Apr 27–May 14, 2006

Celluloid Revolutions

Film series

Film

A century of Chinese film: from the silent-film classics of the 1930s to the ‘New Wave’ that appeared after the Cultural Revolution and the recent productions shown at this year’s Berlin Film Festival.

Guests: Dai Jinhua, film theorist and advisor on the film selection / Liu Jiayin, film-maker / Ou Ning, curator and film-maker / Wang Bing, film-maker / Wu Wenguang, film-maker / Nathalie Bao-Götsch, sinologist, Trigon-Film / Ulrich Gregor, festival-maker / Katharina Schneider, film-maker.


Between epic cinema and realism – twenty years of film in China

When the feature film Yellow Earth won the top prize at the Hong Kong International Film Festival in 1985, drawing tumultuous applause, neither director Chen Kaige nor cameraman Zhang Yimou could have imagined that their work would one day be considered a milestone in modern Chinese cinema. They and a few others (chosen from among several thousand applicants) were awarded study places at the Beijing Film Academy when it reopened its doors in 1978 after being closed for ten years during the Cultural Revolution. They completed their studies in the early 1980s as members of the “Fifth Generation” of film-makers in the People’s Republic of China. They inherited the rich legacy left by several generations of directors who had written some eighty years of Chinese film history. Chen Kaige and Zhan Yimou filmed their first works during a relatively liberal phase of economic and cultural development in China. Their expressive visual language and critical perspective on Chinese culture and history were to have a dramatic impact on Chinese cinema.

Their successors, representatives of the so-called “Sixth Generation”, started working under completely different conditions. These students were completing their studies around the time the student unrest was suppressed in June 1989. Given the conditions then prevailing, the Film Academy graduates felt that they had no chance of realising their own cinematic ideas in the state-owned film studios. Consequently, they made their films outside the state production and distribution channels in order to avoid censorship. This meant, however, that their films were also illegal and could not be shown in public. Directors such as Zhan Yuan situated their stories in modern urban settings (städtische Moderne), focusing on social issues, which they tried to present as authentically as possible. It was around the same time that documentary film-makers such as Wu Wenguang and Wang Bing made their impressive works, capturing on film the momentous social and economic upheavals taking place in China.

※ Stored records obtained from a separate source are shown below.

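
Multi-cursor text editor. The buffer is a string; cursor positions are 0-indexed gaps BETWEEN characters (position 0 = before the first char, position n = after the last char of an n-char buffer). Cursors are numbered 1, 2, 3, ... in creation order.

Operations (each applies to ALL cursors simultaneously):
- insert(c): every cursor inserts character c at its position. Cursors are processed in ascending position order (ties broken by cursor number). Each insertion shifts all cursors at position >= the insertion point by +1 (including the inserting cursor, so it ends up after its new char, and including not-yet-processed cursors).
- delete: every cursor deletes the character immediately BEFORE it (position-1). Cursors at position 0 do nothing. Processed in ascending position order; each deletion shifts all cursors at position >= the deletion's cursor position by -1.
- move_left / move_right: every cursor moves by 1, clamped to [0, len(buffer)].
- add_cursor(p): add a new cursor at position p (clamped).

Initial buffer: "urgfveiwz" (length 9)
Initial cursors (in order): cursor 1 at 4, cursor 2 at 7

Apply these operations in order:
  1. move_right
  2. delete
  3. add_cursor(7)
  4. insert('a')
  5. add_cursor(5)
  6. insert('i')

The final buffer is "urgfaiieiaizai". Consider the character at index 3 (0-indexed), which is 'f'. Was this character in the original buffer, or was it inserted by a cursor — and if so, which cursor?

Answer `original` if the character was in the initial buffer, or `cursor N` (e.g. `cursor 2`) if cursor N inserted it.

Answer: original

Derivation:
After op 1 (move_right): buffer="urgfveiwz" (len 9), cursors c1@5 c2@8, authorship .........
After op 2 (delete): buffer="urgfeiz" (len 7), cursors c1@4 c2@6, authorship .......
After op 3 (add_cursor(7)): buffer="urgfeiz" (len 7), cursors c1@4 c2@6 c3@7, authorship .......
After op 4 (insert('a')): buffer="urgfaeiaza" (len 10), cursors c1@5 c2@8 c3@10, authorship ....1..2.3
After op 5 (add_cursor(5)): buffer="urgfaeiaza" (len 10), cursors c1@5 c4@5 c2@8 c3@10, authorship ....1..2.3
After op 6 (insert('i')): buffer="urgfaiieiaizai" (len 14), cursors c1@7 c4@7 c2@11 c3@14, authorship ....114..22.33
Authorship (.=original, N=cursor N): . . . . 1 1 4 . . 2 2 . 3 3
Index 3: author = original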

In the mid-1990s, following the unrest at Tiananmen Square, the government’s efforts to intensify the economic reform process started to affect the film industry too. The studios could no longer rely exclusively on state funds and had to look for independent investors. At the same time, the government allowed the founding of private production companies and legalised new forms of investment. At the turn of the millennium, some of the censorship laws were relaxed too. Although these measures must probably be judged positively in principle, their effect has been to compel most film-makers to perform a totally impossible balancing act between economic considerations and political dictates. Meanwhile, the new market mechanisms and the opening up of the country – albeit to a limited degree - to foreign films are placing great pressure on Chinese film-makers to produce commercially successful films. The continued existence of unpredictable censorship laws and the absence of a completely free film market have lead to the widespread circulation of illegally copied and extremely cheap DVDs – with a disastrous effect on cinema attendance. And unlike the past, when the ideological guidelines of the censors were quite distinct, it is now increasingly difficult to fathom the criteria upon which their decisions are based. Yet despite all these challenges, the great opportunities open to film-makers and producers, the endless number of creative young artists willing to experiment, and the unbroken interest in China are all reason enough to hope that Chinese cinema will remain successful in the future too. The pioneers of the Fifth Generation, who have meanwhile turned to more popular and commercially rewarding genres, are now hitting the headlines with internationally financed large-scale productions that include stars from China, Hong Kong, Taiwan and Japan. However, it is the films made by authors from the Film Academy, as well as by renowned camera-people, autodidacts and representatives of China’s ethnic minorities that are currently causing a stir at the international film festivals.

The customary procedure in the People’s Republic of classifying film-makers by generations, which has also been adopted by film critics in the West, is now a thing of the past. It is, incidentally, firmly rejected by Chinese directors, who want to see their films judged by their individual merits. The development and works of the young directors are too different to be categorised in such a way. In the West, there is, fortunately, less of a tendency nowadays to judge Chinese films by how “subversive” they are, or how critical they are of the government. Maybe the time has arrived when – in China as in the West – a Chinese film can be regarded simply as the individual expression of an artistic vision.